La famille vit au 16 Avenue Montsouris à Paris dans le 14° arrondissement. Georges est le troisième enfant d’Albert, Victor DROUET qui lui, est originaire de Rouen. Il a une sœur, Jeanne, et un frère, Albert Victor.
Son père, Albert décèdera le 31 octobre 1890 à 2 heures du matin. Il avait 43 ans.

Dans les papiers de famille, j’ai découvert deux documents intitulés « Distribution des prix » sur lequel il obtient deux accessits, un de « diligence » l’autre de « catéchisme ». Sur le tampon de l’école est écrit « Orphelinat St Vincent de Paul-58 R. Dombasle Paris-Vaugirard. Après quelques recherches sur Internet, j’ai trouvé trace de l’établissement. Je ferai un article à part quand j’aurai rassembler d’autres documents.

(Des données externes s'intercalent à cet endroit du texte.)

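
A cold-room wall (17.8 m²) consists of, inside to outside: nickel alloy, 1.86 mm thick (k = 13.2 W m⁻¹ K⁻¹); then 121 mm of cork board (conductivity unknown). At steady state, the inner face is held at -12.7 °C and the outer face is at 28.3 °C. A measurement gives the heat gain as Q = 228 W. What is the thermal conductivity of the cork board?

k = 0.0378 W/m·K

ΣR = ΔT/Q = |-12.7 − 28.3|/228 = 0.1798 K/W
Known resistances:
  R_nickel alloy = L/(kA) = 0.00186/(13.2·17.8) = 7.916×10^-6 K/W
R_cork board = ΣR − ΣR_known = 0.1798 − 7.916×10^-6 = 0.1798 K/W
L/(kA) = 0.1798 ⇒ k = 0.121/(0.1798·17.8) = 0.0378 W/m·K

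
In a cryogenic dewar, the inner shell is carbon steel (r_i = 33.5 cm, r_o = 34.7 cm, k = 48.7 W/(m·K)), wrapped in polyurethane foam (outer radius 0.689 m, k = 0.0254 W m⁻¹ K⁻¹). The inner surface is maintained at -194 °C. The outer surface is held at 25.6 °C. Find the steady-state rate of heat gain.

Treat each layer as a resistance in series:
  R_carbon steel = (1/0.335 − 1/0.347)/(4πk) = 0.1032/(4π·48.7) = 1.687×10^-4 K/W
  R_polyurethane foam = (1/0.347 − 1/0.689)/(4πk) = 1.430/(4π·0.0254) = 4.482 K/W
ΣR = 1.687×10^-4 + 4.482 = 4.482 K/W
Q = ΔT/ΣR = (-194 °C − 25.6 °C)/4.482 = -49.0 W
(Negative Q ⇒ heat flows inward; heat gain = 49.0 W.)

Q = 49.0 W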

Force est de conclure qu’à 7 ans, mon grand-père se retrouve orphelin de père et qu’il a fait sa scolarité primaire dans cet établissement, scolarité qui se termine à 13 ans, âge auquel il reçoit les Prix et quitte l’école. Et après ?
Aurait-il passé son certificat d’études primaires ? Sur Francearchives.gouv.fr, il est rapporté qu’en 1872 il y a eu 5000 reçus à l’examen, et 20 ans plus tard, 180 000. Était-il dans les reçus de 1896 ?… A lire si le sujet vous intéresse, l’article de Patrick Cabanel, sur Francearchives ici, intitulé « Création du certificat d’études primaires ».
Quant à moi, j’ai passé les épreuves de ce diplôme encore obligatoire à 14 ans, pour quitter les études (1 à 2 ans en classe de fin d’études), et trouver un travail ce qui était assez facile à cette époque. Mais il était encore possible de rejoindre le collège…
(à suivre).

Cette année là : Le 24 novembre un arrêté du préfet de la Seine, Eugène POUBELLE, impose aux propriétaires d’immeubles de mettre à disposition de leurs occupants des « boites à ordures », une avancée considérable pour la salubrité publique.